Updated: Jul 29, 2021

I have been researching and meeting with people involved in social impact investing and I am convinced that this emerging asset class is about to take-off. Social impact investing aims to solve social or environmental problems while generating financial profit. These investments in social enterprises come in many forms – but what has been typical is a private equity structure. The investments range from producing a return of principal capital to offering market-rate or even market-beating financial returns.


A growing number of individuals, families, foundations and pensions believe that the assets set aside for investment should be invested in such a way that supports and complements their philanthropic work and values.


There are organizations and companies in the field who are taking steps to add some infrastructure so that this investment opportunity can be more readily consumed.

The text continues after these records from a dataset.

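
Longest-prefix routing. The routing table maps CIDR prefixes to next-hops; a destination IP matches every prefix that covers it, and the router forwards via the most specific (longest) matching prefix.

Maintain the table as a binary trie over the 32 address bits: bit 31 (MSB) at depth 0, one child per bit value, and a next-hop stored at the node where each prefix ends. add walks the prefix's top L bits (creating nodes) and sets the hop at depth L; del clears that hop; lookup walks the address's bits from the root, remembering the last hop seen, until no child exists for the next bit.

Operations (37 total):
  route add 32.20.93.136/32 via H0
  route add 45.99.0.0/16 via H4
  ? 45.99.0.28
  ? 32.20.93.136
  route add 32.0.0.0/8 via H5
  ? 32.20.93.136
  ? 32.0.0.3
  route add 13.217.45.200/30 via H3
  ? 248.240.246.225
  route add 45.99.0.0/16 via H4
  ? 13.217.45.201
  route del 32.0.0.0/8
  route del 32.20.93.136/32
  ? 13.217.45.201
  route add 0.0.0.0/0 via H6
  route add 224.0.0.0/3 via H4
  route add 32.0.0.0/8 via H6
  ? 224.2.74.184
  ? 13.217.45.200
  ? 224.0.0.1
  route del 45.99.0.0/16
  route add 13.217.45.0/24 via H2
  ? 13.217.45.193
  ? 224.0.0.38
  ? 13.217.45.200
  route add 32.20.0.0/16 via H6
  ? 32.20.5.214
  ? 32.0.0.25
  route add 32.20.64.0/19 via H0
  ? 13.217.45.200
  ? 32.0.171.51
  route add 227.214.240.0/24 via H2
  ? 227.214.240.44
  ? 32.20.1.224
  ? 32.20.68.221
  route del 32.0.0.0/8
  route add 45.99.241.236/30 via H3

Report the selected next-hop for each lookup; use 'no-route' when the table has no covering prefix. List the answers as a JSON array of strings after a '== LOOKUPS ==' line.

Process each operation:
  + 32.20.93.136/32 (H0) depth=32
  + 45.99.0.0/16 (H4) depth=16
  ? 45.99.0.28  path d0:-→d1:-→d2:-→d3:-→d4:-→d5:-→d6:-→d7:-→d8:-→d9:-→d10:-→d11:-→d12:-→d13:-→d14:-→d15:-→d16:H4  best=H4
  ? 32.20.93.136  path d0:-→d1:-→d2:-→d3:-→d4:-→d5:-→d6:-→d7:-→d8:-→d9:-→d10:-→d11:-→d12:-→d13:-→d14:-→d15:-→d16:-→d17:-→d18:-→d19:-→d20:-→d21:-→d22:-→d23:-→d24:-→d25:-→d26:-→d27:-→d28:-→d29:-→d30:-→d31:-→d32:H0  best=H0
  + 32.0.0.0/8 (H5) depth=8
  ? 32.20.93.136  path d0:-→d1:-→d2:-→d3:-→d4:-→d5:-→d6:-→d7:-→d8:H5→d9:-→d10:-→d11:-→d12:-→d13:-→d14:-→d15:-→d16:-→d17:-→d18:-→d19:-→d20:-→d21:-→d22:-→d23:-→d24:-→d25:-→d26:-→d27:-→d28:-→d29:-→d30:-→d31:-→d32:H0  best=H0
  ? 32.0.0.3  path d0:-→d1:-→d2:-→d3:-→d4:-→d5:-→d6:-→d7:-→d8:H5→d9:-→d10:-→d11:-  best=H5
  + 13.217.45.200/30 (H3) depth=30
  ? 248.240.246.225  path d0:-  best=no-route
  + 45.99.0.0/16 (H4) depth=16
  ? 13.217.45.201  path d0:-→d1:-→d2:-→d3:-→d4:-→d5:-→d6:-→d7:-→d8:-→d9:-→d10:-→d11:-→d12:-→d13:-→d14:-→d15:-→d16:-→d17:-→d18:-→d19:-→d20:-→d21:-→d22:-→d23:-→d24:-→d25:-→d26:-→d27:-→d28:-→d29:-→d30:H3  best=H3
  del 32.0.0.0/8 (clear depth 8)
  del 32.20.93.136/32 (clear depth 32)
  ? 13.217.45.201  path d0:-→d1:-→d2:-→d3:-→d4:-→d5:-→d6:-→d7:-→d8:-→d9:-→d10:-→d11:-→d12:-→d13:-→d14:-→d15:-→d16:-→d17:-→d18:-→d19:-→d20:-→d21:-→d22:-→d23:-→d24:-→d25:-→d26:-→d27:-→d28:-→d29:-→d30:H3  best=H3
  + 0.0.0.0/0 (H6) depth=0
  + 224.0.0.0/3 (H4) depth=3
  + 32.0.0.0/8 (H6) depth=8
  ? 224.2.74.184  path d0:H6→d1:-→d2:-→d3:H4  best=H4
  ? 13.217.45.200  path d0:H6→d1:-→d2:-→d3:-→d4:-→d5:-→d6:-→d7:-→d8:-→d9:-→d10:-→d11:-→d12:-→d13:-→d14:-→d15:-→d16:-→d17:-→d18:-→d19:-→d20:-→d21:-→d22:-→d23:-→d24:-→d25:-→d26:-→d27:-→d28:-→d29:-→d30:H3  best=H3
  ? 224.0.0.1  path d0:H6→d1:-→d2:-→d3:H4  best=H4
  del 45.99.0.0/16 (clear depth 16)
  + 13.217.45.0/24 (H2) depth=24
  ? 13.217.45.193  path d0:H6→d1:-→d2:-→d3:-→d4:-→d5:-→d6:-→d7:-→d8:-→d9:-→d10:-→d11:-→d12:-→d13:-→d14:-→d15:-→d16:-→d17:-→d18:-→d19:-→d20:-→d21:-→d22:-→d23:-→d24:H2→d25:-→d26:-→d27:-→d28:-  best=H2
  ? 224.0.0.38  path d0:H6→d1:-→d2:-→d3:H4  best=H4
  ? 13.217.45.200  path d0:H6→d1:-→d2:-→d3:-→d4:-→d5:-→d6:-→d7:-→d8:-→d9:-→d10:-→d11:-→d12:-→d13:-→d14:-→d15:-→d16:-→d17:-→d18:-→d19:-→d20:-→d21:-→d22:-→d23:-→d24:H2→d25:-→d26:-→d27:-→d28:-→d29:-→d30:H3  best=H3
  + 32.20.0.0/16 (H6) depth=16
  ? 32.20.5.214  path d0:H6→d1:-→d2:-→d3:-→d4:-→d5:-→d6:-→d7:-→d8:H6→d9:-→d10:-→d11:-→d12:-→d13:-→d14:-→d15:-→d16:H6→d17:-  best=H6
  ? 32.0.0.25  path d0:H6→d1:-→d2:-→d3:-→d4:-→d5:-→d6:-→d7:-→d8:H6→d9:-→d10:-→d11:-  best=H6
  + 32.20.64.0/19 (H0) depth=19
  ? 13.217.45.200  path d0:H6→d1:-→d2:-→d3:-→d4:-→d5:-→d6:-→d7:-→d8:-→d9:-→d10:-→d11:-→d12:-→d13:-→d14:-→d15:-→d16:-→d17:-→d18:-→d19:-→d20:-→d21:-→d22:-→d23:-→d24:H2→d25:-→d26:-→d27:-→d28:-→d29:-→d30:H3  best=H3
  ? 32.0.171.51  path d0:H6→d1:-→d2:-→d3:-→d4:-→d5:-→d6:-→d7:-→d8:H6→d9:-→d10:-→d11:-  best=H6
  + 227.214.240.0/24 (H2) depth=24
  ? 227.214.240.44  path d0:H6→d1:-→d2:-→d3:H4→d4:-→d5:-→d6:-→d7:-→d8:-→d9:-→d10:-→d11:-→d12:-→d13:-→d14:-→d15:-→d16:-→d17:-→d18:-→d19:-→d20:-→d21:-→d22:-→d23:-→d24:H2  best=H2
  ? 32.20.1.224  path d0:H6→d1:-→d2:-→d3:-→d4:-→d5:-→d6:-→d7:-→d8:H6→d9:-→d10:-→d11:-→d12:-→d13:-→d14:-→d15:-→d16:H6→d17:-  best=H6
  ? 32.20.68.221  path d0:H6→d1:-→d2:-→d3:-→d4:-→d5:-→d6:-→d7:-→d8:H6→d9:-→d10:-→d11:-→d12:-→d13:-→d14:-→d15:-→d16:H6→d17:-→d18:-→d19:H0  best=H0
  del 32.0.0.0/8 (clear depth 8)
  + 45.99.241.236/30 (H3) depth=30

== LOOKUPS ==
["H4","H0","H0","H5","no-route","H3","H3","H4","H3","H4","H2","H4","H3","H6","H6","H3","H6","H2","H6","H0"]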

Investors Circle is a network of social impact investors who collaborate on deals. They are making strides in adding some infrastructure to this growing segment of the market.

Global Impact Investing Network (GIIN) is in the process of creating a data engine that contrasts – and quantifies – the tangible social benefits of these investing opportunities in addition to a more traditional benchmark to gauge financial return. The data engine is set to launch in February.

There is also BLab, which is a Philadelphia-based organization supporting the emergence of the B Corp – B stands for Benefit – this is a formal structure for a social enterprise.


In November of last year, JP Morgan, Rockefeller Foundation and GIIN produced a report called: Impact Investments: An emerging asset class. The report estimates significant market opportunity for impact investment over the next ten years. After analyzing selected segments of five sectors – urban affordable housing, rural access to clean water, maternal health, primary education, and microfinance – serving the population at the “base of the economic pyramid,” the authors identify a potential profit opportunity between $183 and $667 billion and a potential investment opportunity between $400 billion and $1 trillion in the next decade for just these segments of the impact investing market.

This is real innovation in philanthropy and something to keep an eye on as the infrastructure continues to grow.